A recent getaway to Rolla offered the opportunity to have some great barbecue, sample a couple of terrific brews, and to enjoy dessert at one of the most-famous bakeries in Missouri.
Let’s start with the barbecue at Randy’s Roadkill Barbecue and Grill. I dined at Randy’s a couple of years ago on a press trip and had since been anxious to return. The meal didn’t disappoint.
My wife and I were joined by another couple, and we shared an order of the Roadkill loaded chips, which include pulled beef, baked beans, and cheese. A large order would make a filling meal for one person. To me, that’s the hallmark of a great appetizer.
As it was, I think each of us was getting full before our meals arrived. Somehow, we found the will to press on.
My pulled-pork sandwich offered a generous portion that was cooked to perfection. Our waitress told us that Randy, the owner, has been tinkering with a couple of new barbecue-sauce creations.
His new chipotle barbecue sauce is really good; there’s a delayed heat thing going on and the spice doesn’t hit you right away. But when it does hit, you’ll know it – in a good way, one that’s not overpowering.
The next day, though still pretty full from the meal at Randy’s, I stopped for a sandwich and a beer (okay, two) at Public House Brewing Company. This microbrewery has several house-made beers on tap year-round, plus seasonal offerings. I tried Tire Swing Dry-Hopped IPA and Rod’s Cream Ale, and washed them down with a turkey sandwich.
Admittedly, the Tire Swing is a bit more “hoppy” than a beer I generally would order (that’s code for, I’m not manly enough to drink this one).
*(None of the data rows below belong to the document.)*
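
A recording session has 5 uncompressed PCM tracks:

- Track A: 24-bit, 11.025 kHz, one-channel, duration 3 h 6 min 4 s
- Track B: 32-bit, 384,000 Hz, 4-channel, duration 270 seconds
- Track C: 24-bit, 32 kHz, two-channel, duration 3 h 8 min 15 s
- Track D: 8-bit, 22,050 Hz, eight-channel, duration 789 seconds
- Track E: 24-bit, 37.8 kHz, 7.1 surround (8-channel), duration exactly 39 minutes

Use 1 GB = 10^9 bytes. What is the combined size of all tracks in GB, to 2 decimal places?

Track A: 3 h 6 min 4 s = 11,164 s; 11,025 × 11,164 × 3 × 1 = 369,249,300 bytes.
Track B: 384,000 × 270 × 4 × 4 = 1,658,880,000 bytes.
Track C: 3 h 8 min 15 s = 11,295 s; 32,000 × 11,295 × 3 × 2 = 2,168,640,000 bytes.
Track D: 22,050 × 789 × 1 × 8 = 139,179,600 bytes.
Track E: exactly 39 minutes = 2,340 s; 37,800 × 2,340 × 3 × 8 = 2,122,848,000 bytes.
Total = 6,458,796,900 bytes = 6.46 GB.

6.46 GB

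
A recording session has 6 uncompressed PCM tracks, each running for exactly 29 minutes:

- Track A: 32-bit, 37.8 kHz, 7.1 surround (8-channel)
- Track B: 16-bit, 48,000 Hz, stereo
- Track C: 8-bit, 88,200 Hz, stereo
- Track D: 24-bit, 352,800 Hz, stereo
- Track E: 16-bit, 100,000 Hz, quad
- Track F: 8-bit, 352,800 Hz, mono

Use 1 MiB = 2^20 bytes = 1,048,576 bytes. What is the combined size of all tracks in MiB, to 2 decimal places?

8044.08 MiB

exactly 29 minutes = 1,740 s.
Track A: 37,800 × 1,740 × 4 × 8 = 2,104,704,000 bytes.
Track B: 48,000 × 1,740 × 2 × 2 = 334,080,000 bytes.
Track C: 88,200 × 1,740 × 1 × 2 = 306,936,000 bytes.
Track D: 352,800 × 1,740 × 3 × 2 = 3,683,232,000 bytes.
Track E: 100,000 × 1,740 × 2 × 4 = 1,392,000,000 bytes.
Track F: 352,800 × 1,740 × 1 × 1 = 613,872,000 bytes.
Total = 8,434,824,000 bytes = 8044.08 MiB.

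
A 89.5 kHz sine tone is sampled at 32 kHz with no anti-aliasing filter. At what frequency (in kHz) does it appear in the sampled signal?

Nyquist = 32,000/2 = 16,000 Hz; 89,500 Hz exceeds it.
Alias = |89,500 − 3×32,000| = |89,500 − 96,000| = 6,500 Hz = 6.5 kHz.

6.5 kHz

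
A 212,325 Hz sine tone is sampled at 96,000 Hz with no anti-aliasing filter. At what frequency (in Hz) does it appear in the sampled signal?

Nyquist = 96,000/2 = 48,000 Hz; 212,325 Hz exceeds it.
Alias = |212,325 − 2×96,000| = |212,325 − 192,000| = 20,325 Hz.

20,325 Hz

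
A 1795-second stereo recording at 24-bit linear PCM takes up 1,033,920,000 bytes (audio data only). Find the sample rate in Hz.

Bytes = sample_rate × seconds × bytes_per_sample × channels.
sample_rate = 1,033,920,000 / (1,795 × 3 × 2) = 1,033,920,000 / 10,770 = 96,000 Hz.

96,000 Hz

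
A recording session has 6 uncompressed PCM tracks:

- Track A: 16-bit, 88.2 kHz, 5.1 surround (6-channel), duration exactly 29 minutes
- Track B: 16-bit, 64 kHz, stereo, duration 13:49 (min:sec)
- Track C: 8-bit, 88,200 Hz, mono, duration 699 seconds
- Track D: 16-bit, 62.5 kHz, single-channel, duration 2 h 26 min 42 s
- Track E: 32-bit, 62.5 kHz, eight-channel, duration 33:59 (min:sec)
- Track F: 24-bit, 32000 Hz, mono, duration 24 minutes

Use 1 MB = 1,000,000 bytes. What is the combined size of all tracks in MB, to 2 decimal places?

Track A: exactly 29 minutes = 1,740 s; 88,200 × 1,740 × 2 × 6 = 1,841,616,000 bytes.
Track B: 13:49 (min:sec) = 829 s; 64,000 × 829 × 2 × 2 = 212,224,000 bytes.
Track C: 88,200 × 699 × 1 × 1 = 61,651,800 bytes.
Track D: 2 h 26 min 42 s = 8,802 s; 62,500 × 8,802 × 2 × 1 = 1,100,250,000 bytes.
Track E: 33:59 (min:sec) = 2,039 s; 62,500 × 2,039 × 4 × 8 = 4,078,000,000 bytes.
Track F: 24 minutes = 1,440 s; 32,000 × 1,440 × 3 × 1 = 138,240,000 bytes.
Total = 7,431,981,800 bytes = 7431.98 MB.

7431.98 MB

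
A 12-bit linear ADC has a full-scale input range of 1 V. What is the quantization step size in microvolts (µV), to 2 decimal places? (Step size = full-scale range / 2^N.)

244.14 µV

1 V / 2^12 = 1 / 4,096 V = 244.14 µV.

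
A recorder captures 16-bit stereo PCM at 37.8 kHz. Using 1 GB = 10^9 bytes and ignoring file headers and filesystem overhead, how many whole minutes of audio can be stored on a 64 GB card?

7,054 minutes

Uncompressed byte rate = 37,800 × 2 × 2 = 151,200 bytes/s.
Capacity = 64 × 1,000,000,000 = 64,000,000,000 bytes.
64,000,000,000 / 151,200 ≈ 423280.42 s → 7,054 minutes.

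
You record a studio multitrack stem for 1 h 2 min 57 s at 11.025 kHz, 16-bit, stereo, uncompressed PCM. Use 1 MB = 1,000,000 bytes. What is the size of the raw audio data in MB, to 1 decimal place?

166.6 MB

Duration = 1 h 2 min 57 s = 3,777 s.
Bytes = 11,025 samples/s × 3,777 s × 2 bytes/sample × 2 ch = 166,565,700 bytes.
166,565,700 / 1,000,000 = 166.6 MB.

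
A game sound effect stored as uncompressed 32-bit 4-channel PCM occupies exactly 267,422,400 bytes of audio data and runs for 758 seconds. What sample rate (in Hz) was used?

22,050 Hz

Bytes = sample_rate × seconds × bytes_per_sample × channels.
sample_rate = 267,422,400 / (758 × 4 × 4) = 267,422,400 / 12,128 = 22,050 Hz.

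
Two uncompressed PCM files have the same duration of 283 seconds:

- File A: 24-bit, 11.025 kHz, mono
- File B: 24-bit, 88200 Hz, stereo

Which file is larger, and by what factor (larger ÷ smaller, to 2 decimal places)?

File A: 11,025 × 3 × 1 = 33,075 bytes/s.
File B: 88,200 × 3 × 2 = 529,200 bytes/s.
File B is larger; ratio = 149,763,600 / 9,360,225 = 16.00.

File B, by a factor of 16.00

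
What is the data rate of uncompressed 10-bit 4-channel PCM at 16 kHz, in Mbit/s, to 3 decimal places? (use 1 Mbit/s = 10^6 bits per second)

Bit rate = 16,000 × 10 × 4 = 640,000 bits/s.
= 0.640 Mbit/s.

0.640 Mbit/s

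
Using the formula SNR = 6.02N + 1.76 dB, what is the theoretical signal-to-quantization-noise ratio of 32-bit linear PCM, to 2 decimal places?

194.40 dB

6.02 × 32 + 1.76 = 194.40 dB.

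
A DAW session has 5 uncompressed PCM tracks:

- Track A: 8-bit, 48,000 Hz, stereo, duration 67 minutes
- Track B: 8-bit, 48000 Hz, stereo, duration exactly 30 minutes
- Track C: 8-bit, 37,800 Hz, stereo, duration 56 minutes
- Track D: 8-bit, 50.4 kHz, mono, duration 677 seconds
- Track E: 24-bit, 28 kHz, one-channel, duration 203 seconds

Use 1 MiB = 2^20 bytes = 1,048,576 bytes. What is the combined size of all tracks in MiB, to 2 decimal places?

Track A: 67 minutes = 4,020 s; 48,000 × 4,020 × 1 × 2 = 385,920,000 bytes.
Track B: exactly 30 minutes = 1,800 s; 48,000 × 1,800 × 1 × 2 = 172,800,000 bytes.
Track C: 56 minutes = 3,360 s; 37,800 × 3,360 × 1 × 2 = 254,016,000 bytes.
Track D: 50,400 × 677 × 1 × 1 = 34,120,800 bytes.
Track E: 28,000 × 203 × 3 × 1 = 17,052,000 bytes.
Total = 863,908,800 bytes = 823.89 MiB.

823.89 MiB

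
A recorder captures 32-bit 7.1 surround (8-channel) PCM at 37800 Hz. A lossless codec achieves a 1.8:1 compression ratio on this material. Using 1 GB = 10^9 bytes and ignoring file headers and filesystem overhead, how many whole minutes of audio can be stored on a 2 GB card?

49 minutes

Uncompressed byte rate = 37,800 × 4 × 8 = 1,209,600 bytes/s.
After 1.8:1 compression, effective rate ≈ 672000 bytes/s.
Capacity = 2 × 1,000,000,000 = 2,000,000,000 bytes.
2,000,000,000 / effective rate ≈ 2976.19 s → 49 minutes.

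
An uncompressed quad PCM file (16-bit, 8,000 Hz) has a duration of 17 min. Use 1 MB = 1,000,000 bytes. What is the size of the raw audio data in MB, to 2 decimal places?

65.28 MB

Duration = 17 min = 1,020 s.
Bytes = 8,000 samples/s × 1,020 s × 2 bytes/sample × 4 ch = 65,280,000 bytes.
65,280,000 / 1,000,000 = 65.28 MB.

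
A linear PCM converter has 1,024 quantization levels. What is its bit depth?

log2(1,024) = 10.

10 bits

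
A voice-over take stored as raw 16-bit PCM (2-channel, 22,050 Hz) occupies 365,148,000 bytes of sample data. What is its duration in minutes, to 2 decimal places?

Byte rate = 22,050 × 2 × 2 = 88,200 bytes/s.
Duration = 365,148,000 / 88,200 = 4,140 s.
4,140 s / 60 = 69.00 minutes.

69.00 minutes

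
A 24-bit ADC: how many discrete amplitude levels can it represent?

16,777,216 levels

2^24 = 16,777,216.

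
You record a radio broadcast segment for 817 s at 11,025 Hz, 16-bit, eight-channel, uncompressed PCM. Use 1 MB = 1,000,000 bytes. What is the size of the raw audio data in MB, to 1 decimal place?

144.1 MB

Bytes = 11,025 samples/s × 817 s × 2 bytes/sample × 8 ch = 144,118,800 bytes.
144,118,800 / 1,000,000 = 144.1 MB.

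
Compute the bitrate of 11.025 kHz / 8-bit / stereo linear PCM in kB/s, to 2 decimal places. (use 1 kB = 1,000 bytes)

Bit rate = 11,025 × 8 × 2 = 176,400 bits/s.
176,400 / 8 = 22,050 B/s = 22.05 kB/s.

22.05 kB/s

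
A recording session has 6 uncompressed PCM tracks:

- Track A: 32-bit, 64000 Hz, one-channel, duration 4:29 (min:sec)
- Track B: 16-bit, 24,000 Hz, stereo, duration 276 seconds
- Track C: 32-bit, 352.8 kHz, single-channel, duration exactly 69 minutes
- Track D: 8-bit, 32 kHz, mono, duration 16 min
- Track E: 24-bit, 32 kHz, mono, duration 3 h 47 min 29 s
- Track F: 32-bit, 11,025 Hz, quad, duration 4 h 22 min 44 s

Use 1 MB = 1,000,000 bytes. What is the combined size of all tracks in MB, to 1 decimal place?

Track A: 4:29 (min:sec) = 269 s; 64,000 × 269 × 4 × 1 = 68,864,000 bytes.
Track B: 24,000 × 276 × 2 × 2 = 26,496,000 bytes.
Track C: exactly 69 minutes = 4,140 s; 352,800 × 4,140 × 4 × 1 = 5,842,368,000 bytes.
Track D: 16 min = 960 s; 32,000 × 960 × 1 × 1 = 30,720,000 bytes.
Track E: 3 h 47 min 29 s = 13,649 s; 32,000 × 13,649 × 3 × 1 = 1,310,304,000 bytes.
Track F: 4 h 22 min 44 s = 15,764 s; 11,025 × 15,764 × 4 × 4 = 2,780,769,600 bytes.
Total = 10,059,521,600 bytes = 10059.5 MB.

10059.5 MB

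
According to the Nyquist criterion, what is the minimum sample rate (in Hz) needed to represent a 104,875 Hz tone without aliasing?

209,750 Hz

Minimum sample rate = 2 × 104,875 Hz = 209,750 Hz.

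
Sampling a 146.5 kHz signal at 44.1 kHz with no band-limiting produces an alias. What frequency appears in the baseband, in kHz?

14.2 kHz

Nyquist = 44,100/2 = 22,050 Hz; 146,500 Hz exceeds it.
Alias = |146,500 − 3×44,100| = |146,500 − 132,300| = 14,200 Hz = 14.2 kHz.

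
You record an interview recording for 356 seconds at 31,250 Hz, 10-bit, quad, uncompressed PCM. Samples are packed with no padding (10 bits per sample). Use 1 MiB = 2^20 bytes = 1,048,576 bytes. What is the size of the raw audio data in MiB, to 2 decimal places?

53.05 MiB

Bits = 31,250 × 356 × 10 × 4 = 445,000,000 bits = 55,625,000 bytes.
55,625,000 / 1,048,576 = 53.05 MiB.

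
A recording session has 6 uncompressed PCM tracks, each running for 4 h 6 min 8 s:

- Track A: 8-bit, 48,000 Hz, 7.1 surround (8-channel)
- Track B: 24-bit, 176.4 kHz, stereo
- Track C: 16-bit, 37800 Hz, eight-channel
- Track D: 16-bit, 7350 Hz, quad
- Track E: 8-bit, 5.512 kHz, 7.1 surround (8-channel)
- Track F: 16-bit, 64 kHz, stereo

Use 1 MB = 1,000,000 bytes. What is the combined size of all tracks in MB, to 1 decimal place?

35533.2 MB

4 h 6 min 8 s = 14,768 s.
Track A: 48,000 × 14,768 × 1 × 8 = 5,670,912,000 bytes.
Track B: 176,400 × 14,768 × 3 × 2 = 15,630,451,200 bytes.
Track C: 37,800 × 14,768 × 2 × 8 = 8,931,686,400 bytes.
Track D: 7,350 × 14,768 × 2 × 4 = 868,358,400 bytes.
Track E: 5,512 × 14,768 × 1 × 8 = 651,209,728 bytes.
Track F: 64,000 × 14,768 × 2 × 2 = 3,780,608,000 bytes.
Total = 35,533,225,728 bytes = 35533.2 MB.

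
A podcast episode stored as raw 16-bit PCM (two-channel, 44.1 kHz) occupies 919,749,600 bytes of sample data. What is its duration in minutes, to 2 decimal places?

Byte rate = 44,100 × 2 × 2 = 176,400 bytes/s.
Duration = 919,749,600 / 176,400 = 5,214 s.
5,214 s / 60 = 86.90 minutes.

86.90 minutes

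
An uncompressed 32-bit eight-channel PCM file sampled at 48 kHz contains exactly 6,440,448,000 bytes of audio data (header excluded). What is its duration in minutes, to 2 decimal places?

Byte rate = 48,000 × 4 × 8 = 1,536,000 bytes/s.
Duration = 6,440,448,000 / 1,536,000 = 4,193 s.
4,193 s / 60 = 69.88 minutes.

69.88 minutes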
Still, it offered a refreshing flavor and served as a great complement to the turkey sandwich (which was excellent – the pesto topping and ciabatta bread rocked!).
The Cream Ale is billed as an ale version of American lager. It’s much lighter than the Tire Swing and is smooth to drink. It reminded me of some of this country’s famous light-beer brands, with one important distinction: it tastes much better.
As a bonus, a chili cook-off was happening outside Public House, which doesn’t mind if you bring in “outside” food (so long as it’s not something you can find on their menu). I downed a bowl of chicken chili, which worked very well with the Cream Ale.
My last stop on this food-centric expedition was A Slice of Pie, one of Rolla’s most well-known eateries. A Slice of Pie, as the name might suggest, is known for its wonderful assortment of pies. My wife wanted a slice of pecan pie; she was working at a craft show with friends who ordered a slice of cherry pie and a slice of apple walnut cake.
I went for a massive brownie with ice cream and chocolate syrup. All of these treats disappeared pretty quickly, not because the portions were small – quite the opposite, actually – but because they’re too good to resist. I took my parents a Dutch apple pie with crumbly topping (payment for watching the kiddos).
By all accounts, it was delightful, too.